Resesi & Ketidakpastian Mengancam, Perusahaan AS Bertahan?
Jakarta, CNBC Indonesia - Di tengah kenaikan suku bunga siklus keempat dan data PDB AS yang mengalami kontraksi dua kuartal beruntun, banyak perusahaan besar Amerika tercatat masih melaporkan kinerja keuangan yang kuat.
CEO American Express Stephen Squeri menyebut bahwa perusahaannya memiliki kuartal yang luar biasa, setelah perusahaan melaporkan rekor pendapatan.
Christopher Nassetta, Kepala Eksekutif Hilton Worldwide, juga mengirimkan sinyal yang sama dengan perusahaan mencatat bahwa pendapatan per kamar di sebagian besar wilayah utama dunia sekarang berada di atas level 2019.
Optimisme perusahaan tampaknya bertentangan dengan pandangan suram The Fed untuk menahan ekonomi agar inflasi turun.
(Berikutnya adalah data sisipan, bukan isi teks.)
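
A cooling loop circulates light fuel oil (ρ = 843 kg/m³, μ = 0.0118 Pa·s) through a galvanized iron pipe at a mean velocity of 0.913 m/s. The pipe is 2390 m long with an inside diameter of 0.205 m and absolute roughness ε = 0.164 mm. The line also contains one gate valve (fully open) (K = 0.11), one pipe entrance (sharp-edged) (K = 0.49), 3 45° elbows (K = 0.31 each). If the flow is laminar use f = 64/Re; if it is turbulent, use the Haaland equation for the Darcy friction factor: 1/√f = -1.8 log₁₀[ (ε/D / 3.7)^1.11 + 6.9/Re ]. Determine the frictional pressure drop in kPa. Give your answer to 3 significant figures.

ΔP ≈ 122 kPa

Reynolds number Re = ρVD/μ = 843 · 0.913 · 0.205 / 0.0118 = 1.337e+04.
Re > 4000 → turbulent. Relative roughness ε/D = 0.000164/0.205 = 0.0008. Haaland: 1/√f = -1.8 log₁₀[(0.0008/3.7)^1.11 + 6.9/1.337e+04] = -1.8 log₁₀[8.55e-05 + 0.000516] = 5.797, so f = 0.02975.
Total minor-loss coefficient ΣK = 1·0.11 + 1·0.49 + 3·0.31 = 1.53.
ΔP = [f·L/D + ΣK]·(ρV²/2) = [0.02975·2390/0.205 + 1.53]·(843·0.913²/2) = [346.9 + 1.53]·351.3 = 1.224e+05 Pa.
ΔP = 1.224e+05 Pa = 122 kPa.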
Meski terlihat berbeda 180 derajat kondisi ekonomi yang dilihat The Fed dan apa yang dirasakan oleh perusahaan sama-sama valid.
Gambaran lengkap dari momen ekonomi yang aneh ini mungkin lebih baik ditelisik dengan mempertimbangkan kedua belah pihak bersama-sama, gubernur bank sentral dan CEO perusahaan, tidak peduli betapa berbedanya pandangan mereka.
Sejauh ini, dengan kira-kira setengah dari semua perusahaan besar AS telah melaporkan kinerja keuangan mereka, musim pendapatan ini belum memberikan banyak bukti bahwa ekonomi sedang memasuki masa suram, dan hampir tidak ada CEO yang mengumumkan PHK massal dalam panggilan pendapatan (earning call).
Perusahaan besar seperti Meta, misalnya - memang melaporkan angka yang mengecewakan, dan CEO Mark Zuckerberg tidak yakin dengan masa depan perusahaan. Tapi, raksasa teknologi lain, yang adalah saham berpengaruh di wall street termasuk Alphabet, Amazon, Apple, dan Microsoft, semuanya merilis kinerja yang positif, meski tidak luar biasa, tapi cukup untuk meyakinkan investor bahwa bisnis mereka tidak sekonyong-konyong ambruk.
Sepertinya, ini yang menjadi dorongan dan memberi sentimen positif bagi Wall Street dan mengabaikan tekanan negatif kebijakan moneter dan pertumbuhan ekonomi. Dimana Indeks saham S&P 500 melambung sekitar 12%. Selain itu, menurut data dari FactSet, analis Wall Street masih memperkirakan bahwa pendapatan untuk perusahaan-perusahaan di S&P 500 akan tumbuh 10% tahun ini, menambah bahan bakar bagi kenaikan saham di pasar modal.
Meski demikian, sebagian besar pertumbuhan itu diharapkan datang dari perusahaan energi, yang telah diuntungkan dari harga minyak dan gas yang lebih tinggi, analis memperkirakan keuntungan akan meningkat di delapan dari 11 industri yang terwakili dalam indeks.
Kondisi ini sangat bertentangan dengan gambaran "resesi" yang ada di benak banyak orang. Melesatnya indeks Wall Street akibat kinerja apik perusahaan bagi sebagian orang di Wall Street dianggap sebagai optimisme itu tidak masuk akal. Michael Burry, investor yang meramalkan krisis perumahan AS 2008, menulis di Twitter pada hari Selasa bahwa kinerja keuangan yang positif terasa seperti "hore terakhir."
Belum selesai memerangi inflasi, bank sentral diperkirakan akan terus menaikkan biaya pinjaman, yang akan membuat investasi perusahaan menjadi lebih mahal dan mengurangi permintaan akan produk dan layanan perusahaan.
Banyak hal bisa berbalik dengan cepat, menurut sejumlah analis dan ekonom yang pesimis atas prospek ke depan. Mereka menganggap banyak perusahaan untuk beberapa waktu hidup dalam gelembung di mana mereka dapat terus menaikkan harga mereka dan pelanggan tetap patuh merogoh kocek, menciptakan keuntungan besar.